We chatted briefly about the unusually warm November weather and the beautiful view, and then he reached his hand into his pocket and showed me the treasures he had found along the shore that morning. As I eyed his collection of beach glass, I noticed a black marble in the center of his hand that had been weathered from tumbling in the waves, and I commented on what a cool find it was. My new friend then reached out his hand and said to me, “Take it. I want you to have it.”
I could tell by his smile that he really wanted me to have it, and so I took it from him but gently protested, “No, it’s your special find. I don’t feel right taking it from you.” However, he insisted and told me how happy it made him to give it to me. He told me about how he often gives away the trinkets he finds and said he ran into an “older couple” the day before and gave the woman his entire collection from that morning. “She had only found a few small pieces and so it made me feel good to help her out,” he said.
After hearing this, I accepted his gift and thanked him for his generosity.
As I continued my walk, it dawned on me how much joy I felt when I finally accepted this stranger’s gift, especially after he told me how it brought him happiness to give it. I also reflected on how awkward and difficult it initially was for me to accept his gift, even though it was truly just a marble that had washed up on the beach.
Most of us have grown up with the adage, “It’s better to give than receive”, and this principle has been woven into our subconsciousness so much that it can bring up feelings of shame to accept gifts or even worse, help from others. I often hear this expressed from my clients, and I am certainly no exception – it really does feel much easier to give than receive.
However, in order to take care of ourselves, we must allow ourselves to accept help and support from others. We simply can’t do it all alone and not risk feeling overwhelmed, stressed and burnt out. This is obvious but nevertheless difficult for many of us.
The less obvious, but equally important benefit of accepting support and help from others is that it actually strengthens our relationships and helps us feel more connected. Think about the brief exchange I had with this gentleman on the beach and the wonderful energy that was generated between us. Would the energy have felt the same had I rejected his gift?
According to research professor and author, Brené Brown, in her book “Gifts of Imperfection”, we must give up the myth of equating self-sufficiency and not needing help with success. She says until we can receive with an open heart, we can never really give with an open heart. When we attach judgment to receiving help, we knowingly or unknowingly attach judgment to giving help.

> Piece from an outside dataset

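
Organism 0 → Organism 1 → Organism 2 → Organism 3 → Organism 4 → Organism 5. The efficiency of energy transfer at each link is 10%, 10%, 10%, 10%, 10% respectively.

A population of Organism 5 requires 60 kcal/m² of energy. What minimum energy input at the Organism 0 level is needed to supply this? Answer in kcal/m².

6000000 kcal/m²

Cumulative transfer efficiency: 0.1 × 0.1 × 0.1 × 0.1 × 0.1 = 0.00001
Organism 0 energy = 60 / 0.00001 = 6000000 kcal/m²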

Brown defines connection as “the energy that exists between people when they feel seen, heard, and valued; when they can give and receive without judgment, and when they derive sustenance and strength from the relationship.”
Ask yourself this question: Do I gain a feeling of increased self-worth from never needing help but always offering it?
If so, then you may want to do some self-reflection as we head into the holiday season. Consider how making a change in your belief system about accepting help can positively affect your stress levels and your relationships.
Ease into this idea and say “yes” the next time someone offers you the gift of help or support. Then smile and pat yourself on the back as you observe the beautiful exchange of energy that is generated with this interaction and allow yourself permission to delight in the connection!